Das Ergebnis: Das Spielen gegen die Current-Policy (die Version ihrer selbst, die sich gerade verbesserte) war die beste Methode.

  • Die Analogie: Stellen Sie sich vor, Sie lernen Schwimmen.
    • Wenn Sie nur gegen einen langsamen, festen Roboter üben, werden Sie gut darin, diesen Roboter zu schlagen, aber Sie lernen vielleicht nicht, wie man mit einem schnellen Schwimmer umgeht.
    • Wenn Sie gegen Ihr „vergangenes Ich" üben, kämpfen Sie vielleicht Schlachten, die Sie bereits gewonnen haben.
    • Wenn Sie gegen Ihr aktuelles Ich üben, steigt das Schwierigkeitsniveau genau so schnell wie Ihre Fähigkeiten. Es ist wie ein Personal Trainer, der das Gewicht an der Langhantel genau an Ihre aktuelle Stärke anpasst. Dies hielt die KI ständig gefordert und ließ sie die relevantesten Lektionen lernen.

Zusammenfassung

Dieses Paper zeigt, dass für komplexe Kartenspiele wie Big 2:

  1. Strategielernen (PPO) besser funktioniert als der Versuch, genaue Werte zu memorieren.
  2. Eine kleine Menge an Zufälligkeit in Ihren Zügen zu behalten, Sie zu einem härteren Gegner macht.
  3. Das Üben gegen eine Version Ihrer selbst, die sich parallel zu Ihnen verbessert, der schnellste Weg zum Lernen ist.
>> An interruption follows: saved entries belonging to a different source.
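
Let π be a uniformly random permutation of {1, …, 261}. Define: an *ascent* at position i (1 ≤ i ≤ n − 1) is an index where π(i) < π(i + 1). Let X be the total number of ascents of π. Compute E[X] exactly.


Write X = Σ X_I over i = 1, …, 260, with X_I the indicator of one ascent.
There are 260 indicators.
For each fixed i, the pair (π(i), π(i+1)) is a uniformly random ordered pair of distinct values from {1, …, 261}; by symmetry P[π(i) < π(i+1)] = 1/2.
By linearity: E[X] = 260 · (1/2) = (261 − 1) · (1/2) = 130 ≈ 130.000000.

E[X] = 130 = 130.000000.


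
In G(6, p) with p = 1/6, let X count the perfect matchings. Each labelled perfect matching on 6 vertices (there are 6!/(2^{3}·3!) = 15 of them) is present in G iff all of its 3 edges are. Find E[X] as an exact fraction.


K_6 has 6!/(2^{3}·3!) = 15 labelled perfect matchings.
For each such perfect matching H, let X_H = 1 if all 3 edges of H are present in G. Then P[X_H = 1] = p^{3} = (1/6)^{3} = 1/216.
Summing the indicators: E[X] = Σ_H E[X_H] = 15 · p^{3} = 15 · 1/216 = 5/72.
Numerically: E[X] ≈ 0.0694.

E[X] = 15 · (1/6)^{3} = 5/72 ≈ 0.0694.


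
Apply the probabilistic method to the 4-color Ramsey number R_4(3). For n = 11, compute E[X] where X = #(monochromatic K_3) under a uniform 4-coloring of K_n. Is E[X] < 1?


E[X] = C(11, 3) · 4^{1 − 3} = 165 · 4^{−2} = 165/16.
As a reduced fraction: E[X] = 165/16 ≈ 10.31250.
Is E[X] < 1? NO.
Since E[X] ≥ 1, the first-moment bound is inconclusive at n = 11; it does NOT by itself certify R_4(3) > 11.

E[X] = 165/16 ≈ 10.31250; E[X] ≥ 1; first-moment method inconclusive here.


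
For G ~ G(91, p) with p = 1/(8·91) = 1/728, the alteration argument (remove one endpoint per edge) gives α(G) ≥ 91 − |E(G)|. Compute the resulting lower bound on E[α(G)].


E[|E(G)|] = C(91, 2)·p = 4095 · (1/728) = 45/8.
E[α(G)] ≥ n − E[|E(G)|] = 91 − 45/8 = 683/8.
Numerically: ≈ 85.375.
(This is only a lower bound; the true E[α(G)] may be larger.)

E[α(G)] ≥ 683/8 ≈ 85.375.


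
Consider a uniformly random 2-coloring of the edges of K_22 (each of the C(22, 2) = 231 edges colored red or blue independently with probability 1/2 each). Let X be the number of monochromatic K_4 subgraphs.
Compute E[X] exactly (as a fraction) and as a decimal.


Let X = Σ_S X_S over the C(22, 4) = 7315 subsets S of size 4, where X_S = 1 if the K_4 on S is monochromatic.
For a fixed S, the K_4 on S has C(4, 2) = 6 edges. P[all 6 edges red] = (1/2)^6, and likewise for blue, so P[monochromatic] = 2·(1/2)^6 = 2^{1 − 6} = 1/32.
Summing: E[X] = C(22, 4) · 2^{1 − 6} = 7315 · 1/32 = 7315/32.
Numerically: E[X] ≈ 228.59375.

E[X] = C(22,4)·2^(1−C(4,2)) = 7315/32 ≈ 228.59375.


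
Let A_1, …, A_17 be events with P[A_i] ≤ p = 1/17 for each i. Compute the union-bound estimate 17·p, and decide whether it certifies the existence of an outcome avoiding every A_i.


Union bound: P[∪_{i=1}^{17} A_i] ≤ Σ_i P[A_i] ≤ 17·p = 17·(1/17) = 1.
Numerically: 1 ≈ 1.00000.
Is 1 < 1? NO.
Since the bound 1 is ≥ 1, the union bound is uninformative here; it does NOT by itself certify existence.

17·p = 1 ≈ 1.00000; existence NOT certified by the union bound.


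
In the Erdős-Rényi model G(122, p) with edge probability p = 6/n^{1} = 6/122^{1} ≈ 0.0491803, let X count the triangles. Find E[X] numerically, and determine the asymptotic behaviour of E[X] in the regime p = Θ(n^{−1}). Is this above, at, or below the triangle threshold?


Number of potential triangles: C(122, 3) = 295240.
Each occurs with probability p³ ≈ (0.0491803)³ ≈ 1.18952688e-04.
By linearity: E[X] = C(122, 3)·p³ ≈ 295240 · 1.18952688e-04 ≈ 35.119592.
Here α = 1, so p = 6/n is exactly at the triangle threshold p ~ 1/n. Asymptotically E[X] → c³/6 = 6³/6 = 36 ≈ 36.000000, a bounded constant. In this regime the triangle count is asymptotically Poisson(c³/6).

E[X] ≈ 35.119592; in regime p = Θ(1/n^{1}) E[X] stays bounded (at the triangle threshold p ~ 1/n).


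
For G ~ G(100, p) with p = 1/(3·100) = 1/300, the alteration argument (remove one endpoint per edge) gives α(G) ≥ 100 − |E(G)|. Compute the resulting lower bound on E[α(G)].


E[|E(G)|] = C(100, 2)·p = 4950 · (1/300) = 33/2.
E[α(G)] ≥ n − E[|E(G)|] = 100 − 33/2 = 167/2.
Numerically: ≈ 83.500000.
(This is only a lower bound; the true E[α(G)] may be larger.)

E[α(G)] ≥ 167/2 ≈ 83.500000.


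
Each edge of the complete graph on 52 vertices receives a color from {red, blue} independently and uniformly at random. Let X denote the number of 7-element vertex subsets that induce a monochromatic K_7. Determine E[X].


Let X = Σ_S X_S over the C(52, 7) = 133784560 subsets S of size 7, where X_S = 1 if the K_7 on S is monochromatic.
For a fixed S, the K_7 on S has C(7, 2) = 21 edges. P[all 21 edges red] = (1/2)^21, and likewise for blue, so P[monochromatic] = 2·(1/2)^21 = 2^{1 − 21} = 1/1048576.
Summing: E[X] = C(52, 7) · 2^{1 − 21} = 133784560 · 1/1048576 = 8361535/65536.
Numerically: E[X] ≈ 127.58690.

E[X] = C(52,7)·2^(1−C(7,2)) = 8361535/65536 ≈ 127.58690.


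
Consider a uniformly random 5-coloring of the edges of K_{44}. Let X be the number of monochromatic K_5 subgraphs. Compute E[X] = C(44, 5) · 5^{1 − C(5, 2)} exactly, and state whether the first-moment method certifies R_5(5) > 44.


E[X] = C(44, 5) · 5^{1 − 10} = 1086008 · 5^{−9} = 1086008/1953125.
As a reduced fraction: E[X] = 1086008/1953125 ≈ 0.5560.
Is E[X] < 1? YES.
Since E[X] < 1, there exists a 5-coloring of K_{44} with no monochromatic K_5; hence R_5(5) > 44.

E[X] = 1086008/1953125 ≈ 0.5560; E[X] < 1, so R_5(5) > 44.


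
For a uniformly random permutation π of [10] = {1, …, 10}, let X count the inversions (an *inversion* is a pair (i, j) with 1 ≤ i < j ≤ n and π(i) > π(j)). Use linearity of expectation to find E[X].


Write X = Σ X_I over the C(10, 2) = 45 pairs i < j, with X_I the indicator of one inversion.
There are 45 indicators.
For each fixed pair i < j, the values π(i) and π(j) are two distinct elements of {1, …, 10} in uniformly random order; by symmetry P[π(i) > π(j)] = 1/2.
By linearity: E[X] = 45 · (1/2) = C(10, 2) · (1/2) = 45/2 = 45/2 ≈ 22.500.

E[X] = 45/2 = 22.500.


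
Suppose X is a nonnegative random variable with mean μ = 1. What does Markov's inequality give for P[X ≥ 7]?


μ = E[X] = 1, a = 7.
Markov: P[X ≥ 7] ≤ μ/a = (1)/7 = 1/7.
Numerically: ≈ 0.1429.
(Since a = 7 > μ = 1.0000, the bound 1/7 is < 1 and informative.)

P[X ≥ 7] ≤ 1/7 ≈ 0.1429.


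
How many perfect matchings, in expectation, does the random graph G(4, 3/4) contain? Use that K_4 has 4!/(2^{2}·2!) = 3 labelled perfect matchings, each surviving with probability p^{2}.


K_4 has 4!/(2^{2}·2!) = 3 labelled perfect matchings.
For each such perfect matching H, let X_H = 1 if all 2 edges of H are present in G. Then P[X_H = 1] = p^{2} = (3/4)^{2} = 9/16.
Summing the indicators: E[X] = Σ_H E[X_H] = 3 · p^{2} = 3 · 9/16 = 27/16.
Numerically: E[X] ≈ 1.69.

E[X] = 3 · (3/4)^{2} = 27/16 ≈ 1.69.


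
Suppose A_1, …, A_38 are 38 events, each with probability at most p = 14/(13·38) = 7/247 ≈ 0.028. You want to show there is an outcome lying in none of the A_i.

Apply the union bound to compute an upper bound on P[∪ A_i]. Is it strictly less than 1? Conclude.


Union bound: P[∪_{i=1}^{38} A_i] ≤ Σ_i P[A_i] ≤ 38·p = 38·(7/247) = 14/13.
Numerically: 14/13 ≈ 1.077.
Is 14/13 < 1? NO.
Since the bound 14/13 is ≥ 1, the union bound is uninformative here; it does NOT by itself certify existence.

38·p = 14/13 ≈ 1.077; existence NOT certified by the union bound.


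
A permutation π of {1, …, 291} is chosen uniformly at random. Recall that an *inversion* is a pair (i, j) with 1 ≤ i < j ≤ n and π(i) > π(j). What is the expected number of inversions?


Write X = Σ X_I over the C(291, 2) = 42195 pairs i < j, with X_I the indicator of one inversion.
There are 42195 indicators.
For each fixed pair i < j, the values π(i) and π(j) are two distinct elements of {1, …, 291} in uniformly random order; by symmetry P[π(i) > π(j)] = 1/2.
By linearity: E[X] = 42195 · (1/2) = C(291, 2) · (1/2) = 42195/2 = 42195/2 ≈ 21097.5000.

E[X] = 42195/2 = 21097.5000.


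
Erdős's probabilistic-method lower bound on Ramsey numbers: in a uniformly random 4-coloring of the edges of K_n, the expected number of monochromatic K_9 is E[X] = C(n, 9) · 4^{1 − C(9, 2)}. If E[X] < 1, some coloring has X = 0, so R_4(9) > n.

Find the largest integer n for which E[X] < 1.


We need C(n, 9) · 4^{1 − 36} < 1, i.e. C(n, 9) < 4^{36 − 1} = 1180591620717411303424.
Check values of n near the boundary:
  n = 910: C(910, 9) = 1133378248346922788210; 1133378248346922788210 < 1180591620717411303424? YES
  n = 911: C(911, 9) = 1144686900492291197405; 1144686900492291197405 < 1180591620717411303424? YES
  n = 912: C(912, 9) = 1156095740032081475120; 1156095740032081475120 < 1180591620717411303424? YES
  n = 913: C(913, 9) = 1167605542753639808390; 1167605542753639808390 < 1180591620717411303424? YES
  n = 914: C(914, 9) = 1179217089587653905932; 1179217089587653905932 < 1180591620717411303424? YES
  n = 915: C(915, 9) = 1190931166636537885130; 1190931166636537885130 < 1180591620717411303424? NO
The largest n with C(n, 9) < 1180591620717411303424 is n = 914 (where E[X] = 294804272396913476483/295147905179352825856 ≈ 0.999). Hence R_4(9) > 914, i.e. R_4(9) ≥ 915.

Largest n = 914; hence R_4(9) > 914.


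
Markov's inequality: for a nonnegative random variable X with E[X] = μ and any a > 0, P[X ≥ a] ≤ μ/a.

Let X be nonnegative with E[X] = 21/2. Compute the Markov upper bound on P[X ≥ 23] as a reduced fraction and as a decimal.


μ = E[X] = 21/2, a = 23.
Markov: P[X ≥ 23] ≤ μ/a = (21/2)/23 = 21/46.
Numerically: ≈ 0.457.
(Since a = 23 > μ = 10.500, the bound 21/46 is < 1 and informative.)

P[X ≥ 23] ≤ 21/46 ≈ 0.457.


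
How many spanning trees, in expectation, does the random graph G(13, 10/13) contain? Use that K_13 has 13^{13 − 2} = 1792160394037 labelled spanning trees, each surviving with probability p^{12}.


K_13 has 13^{13 − 2} = 1792160394037 labelled spanning trees.
For each such spanning tree H, let X_H = 1 if all 12 edges of H are present in G. Then P[X_H = 1] = p^{12} = (10/13)^{12} = 1000000000000/23298085122481.
By linearity of expectation: E[X] = Σ_H E[X_H] = 1792160394037 · p^{12} = 1792160394037 · 1000000000000/23298085122481 = 1000000000000/13.
Numerically: E[X] ≈ 7.692e+10.

E[X] = 1792160394037 · (10/13)^{12} = 1000000000000/13 ≈ 7.692e+10.


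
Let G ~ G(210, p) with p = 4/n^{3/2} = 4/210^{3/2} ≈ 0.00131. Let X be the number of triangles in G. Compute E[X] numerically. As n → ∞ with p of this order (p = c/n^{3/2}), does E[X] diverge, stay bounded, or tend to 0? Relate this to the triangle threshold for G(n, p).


Number of potential triangles: C(210, 3) = 1521520.
Each occurs with probability p³ ≈ (0.00131)³ ≈ 2.27087e-09.
By linearity: E[X] = C(210, 3)·p³ ≈ 1521520 · 2.27087e-09 ≈ 0.003.
Since α = 3/2 > 1, p = c/n^{3/2} = o(1/n) is below the triangle threshold p ~ 1/n. Asymptotically E[X] ~ (c³/6)·n^{3(1−α)} = (4³/6)·n^{-1.5} → 0, so by Markov's inequality G has no triangles w.h.p.

E[X] ≈ 0.003; in regime p = Θ(1/n^{3/2}) E[X] tends to 0 (below the triangle threshold p ~ 1/n).


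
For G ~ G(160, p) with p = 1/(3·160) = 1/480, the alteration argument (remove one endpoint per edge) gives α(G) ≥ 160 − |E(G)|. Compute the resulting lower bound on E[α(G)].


E[|E(G)|] = C(160, 2)·p = 12720 · (1/480) = 53/2.
E[α(G)] ≥ n − E[|E(G)|] = 160 − 53/2 = 267/2.
Numerically: ≈ 133.500.
(This is only a lower bound; the true E[α(G)] may be larger.)

E[α(G)] ≥ 267/2 ≈ 133.500.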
Die Autoren kommen zu dem Schluss, dass Big 2 eine großartige „Testküche" ist, um Computern beizubringen, intelligente Entscheidungen zu treffen, wenn sie nicht alle Fakten haben – eine Fähigkeit, die letztendlich in vielen realen Situationen helfen könnte, in denen Informationen verborgen sind.